Room j - dried brown spills were observed in the bathroom sink; a brownish gray dried substance was noted on the sheet of the bed which had been made.
2) On 04/02/19 at 1:15 p.m., observation of the outpatient laboratory room revealed a chair that would be used by the patient during a venipuncture procedure had a tear in the edge of the seat.
On 04/04/19 at 1:45 p.m., an interview with S1DON confirmed the above patient rooms would need to be recleaned and the chairs would need repair.
3) On 04/03/2019 at 10:35 a.m., accompanied by S10RN, an observation of the emergency department revealed the following:
Room k - a thick layer of grime on the otoscope machine, the vitals machine and the patient's scale.
Room g - a thick layer of grime on the air mask bag unit and rips/tears to the vinyl covering of the chair, suction catheter kit expired 02/02/2019 and 11/2017, Sterile gloves #7 expired 2016-02, 2 petroleum gauze expired 2017-12.
Room i - rip/tear to the vinyl covering of the mattress, a thick layer of grime on the portable otoscope stand, grime on the portable vitals/heart monitor machine.
Room e - grime on the bed's mattress and frame, chair with rip/tears to the vinyl covering, grime on the otoscope stand and machine, defibrillator and crash cart with a thick layer of grime on the surfaces.
Room f - removing the bed-sheet revealed tape/heart monitor stuck to the bed's mattress.
Room h - rip/tear to the vinyl covering of the mattress, Epistaxis dressing expired 3/2018, Sterile gloves #6 expired 03/2019, 1x8" petroleum gauze expired 07/2017, 1 packet lubricating jelly expired 2018-11-01, 2 petroleum gauze 3x9" expired 08-2015.
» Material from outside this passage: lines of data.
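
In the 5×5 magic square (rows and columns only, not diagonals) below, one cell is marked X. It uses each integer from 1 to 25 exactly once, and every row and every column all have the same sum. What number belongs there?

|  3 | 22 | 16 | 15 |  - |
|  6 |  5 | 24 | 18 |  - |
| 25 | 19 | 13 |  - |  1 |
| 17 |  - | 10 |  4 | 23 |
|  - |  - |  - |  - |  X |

The entries are 1 through 25, which sum to 325, so each line sums to 325/5 = 65.
Row 1 needs 65; the known cells sum to 56, so (1,5) = 9.
Row 2 needs 65; the known cells sum to 53, so (2,5) = 12.
Row 3: 25 + 19 + 13 + 1 + ? = 65, so (3,4) = 7.
Using row 4: 17 + 10 + 4 + 23 + ? → (4,2) = 65 − 54 = 11.
Column 1: 3 + 6 + 25 + 17 + ? = 65, so (5,1) = 14.
From column 2, 65 − (22 + 5 + 19 + 11) gives (5,2) = 8.
Column 3: 16 + 24 + 13 + 10 + ? = 65, so (5,3) = 2.
From column 4, 65 − (15 + 18 + 7 + 4) gives (5,4) = 21.
Column 5 needs 65; the known cells sum to 45, so (5,5) = 20.

20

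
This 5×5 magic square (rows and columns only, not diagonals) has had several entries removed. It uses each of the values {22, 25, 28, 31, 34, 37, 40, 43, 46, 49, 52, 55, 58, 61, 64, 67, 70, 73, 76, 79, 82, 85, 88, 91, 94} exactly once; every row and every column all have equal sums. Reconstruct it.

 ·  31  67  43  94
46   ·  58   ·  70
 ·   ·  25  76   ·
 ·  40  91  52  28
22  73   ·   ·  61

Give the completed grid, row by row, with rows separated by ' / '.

The 25 entries sum to 1450, so each line sums to 1450/5 = 290.
The remaining cell in row 1 is (1,1) = 290 − 235 = 55.
Row 4 must total 290; the given cells sum to 211, so (4,1) = 79.
Column 1 needs 290; the known cells sum to 202, so (3,1) = 88.
Column 3 must total 290; the given cells sum to 241, so (5,3) = 49.
Column 5: 94 + 70 + 28 + 61 + ? = 290, so (3,5) = 37.
Row 3 must total 290; the given cells sum to 226, so (3,2) = 64.
Row 5 must total 290; the given cells sum to 205, so (5,4) = 85.
Column 2 needs 290; the known cells sum to 208, so (2,2) = 82.
From column 4, 290 − (43 + 76 + 52 + 85) gives (2,4) = 34.

55 31 67 43 94 / 46 82 58 34 70 / 88 64 25 76 37 / 79 40 91 52 28 / 22 73 49 85 61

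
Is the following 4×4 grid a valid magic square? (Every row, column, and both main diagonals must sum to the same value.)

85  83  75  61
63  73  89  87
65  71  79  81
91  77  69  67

No — anti-diagonal sums to 312 but row 4 sums to 304.

Row 1: 85 + 83 + 75 + 61 = 304.
Row 2: 63 + 73 + 89 + 87 = 312.
Row 3: 65 + 71 + 79 + 81 = 296.
Row 4: 91 + 77 + 69 + 67 = 304.
Column 1: 85 + 63 + 65 + 91 = 304.
Column 2: 83 + 73 + 71 + 77 = 304.
Column 3: 75 + 89 + 79 + 69 = 312.
Column 4: 61 + 87 + 81 + 67 = 296.
Main diagonal: 85 + 73 + 79 + 67 = 304.
Anti-diagonal: 61 + 89 + 71 + 91 = 312.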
During an interview on 04/03/2019 at 11:00, S10RN acknowledged the findings.
4) On 04/03/19 at 10:40 a.m., a tour of the kitchen was conducted. At that time, the surveyor requested S6Dietary Manager to check the sanitizer concentration in the dishwasher. S6Dietary Manager attempted several times using three different containers of test strips, but could not get any sanitizer to register. Observation of one of the chlorine test strip containers revealed an expiration date of 01/01/2017.
On 04/03/19 at 11:00 a.m., observation of the ceiling vents over the steam table revealed it was coated in grime and a thick build up of dust.